Проводы

- Идите, идите!...
Ранним мартовским утром на перроне морозно и безлюдно. Тени редких пассажиров, выныривая из подземного перехода, тот час же спешат скрыться в тёплом полумраке своего вагона; провожающих же практически нет: чуть в стороне обнимаются с юным солдатиком родители и невысокая девушка в короткой шубке – в тонких прозрачных колготках телесного цвета и изящных полусапожках ей, должно быть, действительно зябко, - да эти две женщины прямо перед нашим окном провожают нашу раскрасневшуюся с мороза попутчицу.
- Не мёрзните, идите!... – чуть слышно бормочет и машет на них морщинистой рукой.
Грузная, пёстро одетая, пахнущая старостью женщина лет семидесяти пяти появилась в купе довольно рано – минут за двадцать до отхода поезда. Поставила дорожную сумку на своё кресло и, не сняв вычурно изящной меховой шапки и пальто, стоит посреди купе, тяжело дышит и растерянно улыбается.
- Да идите уже, идите! – вполголоса бормочет она, - А то у Катьки машину милиционеры заберут!...
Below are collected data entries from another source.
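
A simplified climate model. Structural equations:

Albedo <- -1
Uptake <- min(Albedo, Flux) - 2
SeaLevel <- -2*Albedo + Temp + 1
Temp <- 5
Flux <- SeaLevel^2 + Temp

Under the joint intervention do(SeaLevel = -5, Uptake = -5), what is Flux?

The joint intervention fixes SeaLevel = -5, Uptake = -5, removing each variable's own equation.
Flux = SeaLevel^2 + Temp  [with SeaLevel=-5, Temp=5]  = 30

30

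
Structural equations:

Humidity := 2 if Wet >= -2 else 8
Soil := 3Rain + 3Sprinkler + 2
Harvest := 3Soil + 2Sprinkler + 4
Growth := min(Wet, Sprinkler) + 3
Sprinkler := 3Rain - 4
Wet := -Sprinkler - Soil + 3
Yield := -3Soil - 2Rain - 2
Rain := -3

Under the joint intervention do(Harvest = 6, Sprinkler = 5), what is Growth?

Under do(Harvest = 6, Sprinkler = 5), each intervened variable's structural equation is replaced by its fixed value.
Soil = 3Rain + 3Sprinkler + 2  [with Rain=-3, Sprinkler=5]  = 8
Wet = -Sprinkler - Soil + 3  [with Sprinkler=5, Soil=8]  = -10
Growth = min(Wet, Sprinkler) + 3  [with Wet=-10, Sprinkler=5]  = -7

-7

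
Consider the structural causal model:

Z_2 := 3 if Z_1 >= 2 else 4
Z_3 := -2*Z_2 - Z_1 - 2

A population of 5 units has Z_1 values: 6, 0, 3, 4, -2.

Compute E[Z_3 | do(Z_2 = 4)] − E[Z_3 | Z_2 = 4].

-3.2

The intervention sets Z_2=4 in all 5 units regardless of Z_1. Recomputing Z_3 per unit gives -16, -10, -13, -14, -8; average -12.2.
Observing Z_2=4 restricts to units where Z_2's equation naturally yields 4: Z_1 ∈ {0, -2}. In that subpopulation Z_3 = -10, -8, mean -9.
Difference = -12.2 − (-9) = -3.2.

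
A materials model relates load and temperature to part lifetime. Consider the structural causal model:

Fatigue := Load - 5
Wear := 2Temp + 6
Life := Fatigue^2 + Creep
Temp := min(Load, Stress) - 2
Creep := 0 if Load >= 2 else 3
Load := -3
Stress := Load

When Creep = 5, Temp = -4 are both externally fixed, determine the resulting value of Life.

69

The joint intervention fixes Creep = 5, Temp = -4, removing each variable's own equation.
Fatigue = Load - 5  [with Load=-3]  = -8
Life = Fatigue^2 + Creep  [with Fatigue=-8, Creep=5]  = 69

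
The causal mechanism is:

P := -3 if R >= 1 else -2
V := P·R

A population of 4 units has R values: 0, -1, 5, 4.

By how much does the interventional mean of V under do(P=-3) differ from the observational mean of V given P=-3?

Under do(P=-3), P's equation is replaced by P=-3 for every unit. Per-unit V: 0, 3, -15, -12. Mean = -6.
E[V|P=-3] averages over only the 2 units with P=-3 (R = 5, 4): V = -15, -12, mean -13.5.
Difference = -6 − (-13.5) = 7.5.

7.5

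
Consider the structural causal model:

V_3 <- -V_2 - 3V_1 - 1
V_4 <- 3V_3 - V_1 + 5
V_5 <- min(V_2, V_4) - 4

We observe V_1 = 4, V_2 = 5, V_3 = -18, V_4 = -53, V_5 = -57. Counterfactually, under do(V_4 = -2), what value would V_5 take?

-6

Intervening sets V_4 = -2 and removes its equation (V_4 <- 3V_3 - V_1 + 5).
V_5 = min(V_2, V_4) - 4  [with V_2=5, V_4=-2]  = -6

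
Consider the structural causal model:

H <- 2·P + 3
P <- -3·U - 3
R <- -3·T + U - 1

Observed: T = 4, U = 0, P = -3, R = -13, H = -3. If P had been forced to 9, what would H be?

21

do(P=9) replaces the equation P <- -3·U - 3 with the constant P = 9.
H = 2·P + 3  [with P=9]  = 21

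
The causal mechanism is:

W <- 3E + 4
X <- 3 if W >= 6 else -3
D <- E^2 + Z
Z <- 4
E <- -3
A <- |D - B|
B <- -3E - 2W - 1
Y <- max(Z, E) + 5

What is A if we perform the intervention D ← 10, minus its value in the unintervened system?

The intervention breaks the incoming arrows to D: D <- E^2 + Z no longer applies, and D = 10.
W = 3E + 4  [with E=-3]  = -5
B = -3E - 2W - 1  [with E=-3, W=-5]  = 18
A = |D - B|  [with D=10, B=18]  = 8
Without intervention: D = E^2 + Z  [with E=-3, Z=4]  = 13; W = 3E + 4  [with E=-3]  = -5; B = -3E - 2W - 1  [with E=-3, W=-5]  = 18; A = |D - B|  [with D=13, B=18]  = 5.
Change = 8 − 5 = 3.

3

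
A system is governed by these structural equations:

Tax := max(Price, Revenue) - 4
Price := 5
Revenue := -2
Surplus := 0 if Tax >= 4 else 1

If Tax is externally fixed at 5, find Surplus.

The intervention breaks the incoming arrows to Tax: Tax := max(Price, Revenue) - 4 no longer applies, and Tax = 5.
Surplus = 0 if Tax >= 4 else 1  [with Tax=5]  = 0

0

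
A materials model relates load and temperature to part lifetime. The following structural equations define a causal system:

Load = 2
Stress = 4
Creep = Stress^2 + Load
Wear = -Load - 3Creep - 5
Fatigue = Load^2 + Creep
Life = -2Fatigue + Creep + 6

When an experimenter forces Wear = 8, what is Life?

-20

Under do(Wear=8), the mechanism Wear = -Load - 3Creep - 5 is discarded; Wear is fixed at 8.
Since Life is not a descendant of the intervened variable, it is unaffected.
Creep = Stress^2 + Load  [with Stress=4, Load=2]  = 18
Fatigue = Load^2 + Creep  [with Load=2, Creep=18]  = 22
Life = -2Fatigue + Creep + 6  [with Fatigue=22, Creep=18]  = -20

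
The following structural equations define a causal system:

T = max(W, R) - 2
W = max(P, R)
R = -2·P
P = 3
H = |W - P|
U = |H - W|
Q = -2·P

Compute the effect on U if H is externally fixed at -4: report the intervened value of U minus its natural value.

The intervention breaks the incoming arrows to H: H = |W - P| no longer applies, and H = -4.
R = -2·P  [with P=3]  = -6
W = max(P, R)  [with P=3, R=-6]  = 3
U = |H - W|  [with H=-4, W=3]  = 7
Without intervention: R = -2·P  [with P=3]  = -6; W = max(P, R)  [with P=3, R=-6]  = 3; H = |W - P|  [with W=3, P=3]  = 0; U = |H - W|  [with H=0, W=3]  = 3.
Change = 7 − 3 = 4.

4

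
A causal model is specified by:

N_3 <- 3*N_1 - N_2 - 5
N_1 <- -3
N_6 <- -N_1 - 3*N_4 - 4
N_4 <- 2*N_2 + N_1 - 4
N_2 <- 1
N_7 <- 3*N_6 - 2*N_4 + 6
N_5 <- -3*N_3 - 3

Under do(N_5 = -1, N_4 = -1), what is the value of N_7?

14

Setting N_5 = -1, N_4 = -1 by intervention discards those variables' equations.
N_6 = -N_1 - 3*N_4 - 4  [with N_1=-3, N_4=-1]  = 2
N_7 = 3*N_6 - 2*N_4 + 6  [with N_6=2, N_4=-1]  = 14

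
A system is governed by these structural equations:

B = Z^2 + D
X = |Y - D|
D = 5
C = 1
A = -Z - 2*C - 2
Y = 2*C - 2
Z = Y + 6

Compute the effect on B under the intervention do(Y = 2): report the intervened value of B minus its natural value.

28

The intervention breaks the incoming arrows to Y: Y = 2*C - 2 no longer applies, and Y = 2.
Z = Y + 6  [with Y=2]  = 8
B = Z^2 + D  [with Z=8, D=5]  = 69
Without intervention: Y = 2*C - 2  [with C=1]  = 0; Z = Y + 6  [with Y=0]  = 6; B = Z^2 + D  [with Z=6, D=5]  = 41.
Change = 69 − 41 = 28.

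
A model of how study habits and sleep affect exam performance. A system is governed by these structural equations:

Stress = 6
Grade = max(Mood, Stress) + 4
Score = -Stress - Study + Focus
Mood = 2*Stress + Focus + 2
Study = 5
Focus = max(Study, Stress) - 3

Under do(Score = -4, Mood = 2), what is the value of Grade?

10

The joint intervention fixes Score = -4, Mood = 2, removing each variable's own equation.
Grade = max(Mood, Stress) + 4  [with Mood=2, Stress=6]  = 10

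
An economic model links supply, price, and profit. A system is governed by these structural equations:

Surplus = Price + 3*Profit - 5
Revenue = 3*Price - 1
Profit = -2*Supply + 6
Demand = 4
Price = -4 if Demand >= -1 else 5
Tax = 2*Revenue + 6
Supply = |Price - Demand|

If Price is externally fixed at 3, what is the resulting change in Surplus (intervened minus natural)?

49

Under do(Price=3), the mechanism Price = -4 if Demand >= -1 else 5 is discarded; Price is fixed at 3.
Supply = |Price - Demand|  [with Price=3, Demand=4]  = 1
Profit = -2*Supply + 6  [with Supply=1]  = 4
Surplus = Price + 3*Profit - 5  [with Price=3, Profit=4]  = 10
Without intervention: Price = -4 if Demand >= -1 else 5  [with Demand=4]  = -4; Supply = |Price - Demand|  [with Price=-4, Demand=4]  = 8; Profit = -2*Supply + 6  [with Supply=8]  = -10; Surplus = Price + 3*Profit - 5  [with Price=-4, Profit=-10]  = -39.
Change = 10 − (-39) = 49.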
Украдкой смотрю на часы – до отправления ещё целых тринадцать минут. И всё это время будет продолжаться странный ритуал проводов. Пожилой женщине стоять непросто – она сипло дышит, вздымаясь над нами всем телом, и опирается всей своей тяжестью на хрупкий купейный столик, - но и не думает садиться, не убедившись в том, что провожающие ушли; те же видят, что она стоит, и тоже не спешат уходить. Что-то говорят ей, видимо, машут по очереди, улыбаются. Невольно все пассажиры смотрят то за окно, то на пассажирку, и всем как-то тягостно и неловко, все молча изнывают от желания, чтобы они ушли и пожилая женщина уже наконец перестала себя мучить и спокойно заняла своё место.
- Да что ж вы не уходите-то? – шепчет старушка, - Давайте же, идите!...
Не уходят. В какой-то момент начинает казаться, что делают они это назло, вопреки – им ведь стоять холодно, ей - тяжело, нам же на всё это смотреть становится невыносимо неловко – все затихли, замерли, глаза прячут. Кажется, что эти люди чуть ли не изводят друг друга проводами; однако в этом абсурде нет ни капли злости или раздражения – провожающие с пассажиркой улыбаются друг другу сквозь мутное от дорожной пыли вагонное стекло и изредка машут рукой. Постоят немного, не двигаясь, и опять машут. И те, что на перроне, наверное, про себя нетерпеливо проговаривают что-то вроде «Уезжай ты уже наконец, не мучай себя, езжай!» - но поезд стоит, тихо шуршит скрывшийся за свежей газетой пассажир напротив, его попутчица прячет взгляд в своём мобильном телефоне, я, откинувшись на спинку кресла, смотрю за окно, и в самом центре этой нелепой сцены вздымается и опускается в тяжёлом дыхании пожилая женщина, вцепившаяся пухлыми белыми пальцами в край стола – даже если не смотреть на эти руки специально, всё равно в глаза бросается вросший в палец чудовищных размеров антикварный перстень с огромным коричневым камнем.
- Да пока уже, пока! До свиданья! Я позвоню, идите! – чуть слышно шевеля губами, продолжает странный диалог пассажирка и пытается изобразить жестами телефонную трубку, - Позвоню, позвоню!
А, быть может, это просто я реагирую на всё происходящее как-то не так? Может быть, это такая традиция? Может быть, и нет ничего абсурдного в этой сцене, и я зря раздражаюсь? Я же не знаю, кто эти люди и что их связывает; быть может, они и не увидятся больше никогда, и вот эти вот проводы – это последнее, что они запомнят друг о друге? И, стало быть, они просто не могут позволить себе «недопроводить» эту женщину? Не знаю. Но, - поверьте мне! - первый раз в жизни едва заметный толчок трогающегося поезда, едва заметное движение фонарных столбов за окном и первый, ещё сонный перестук колёсных пар на стыке рельс принёс мне такое облегчение.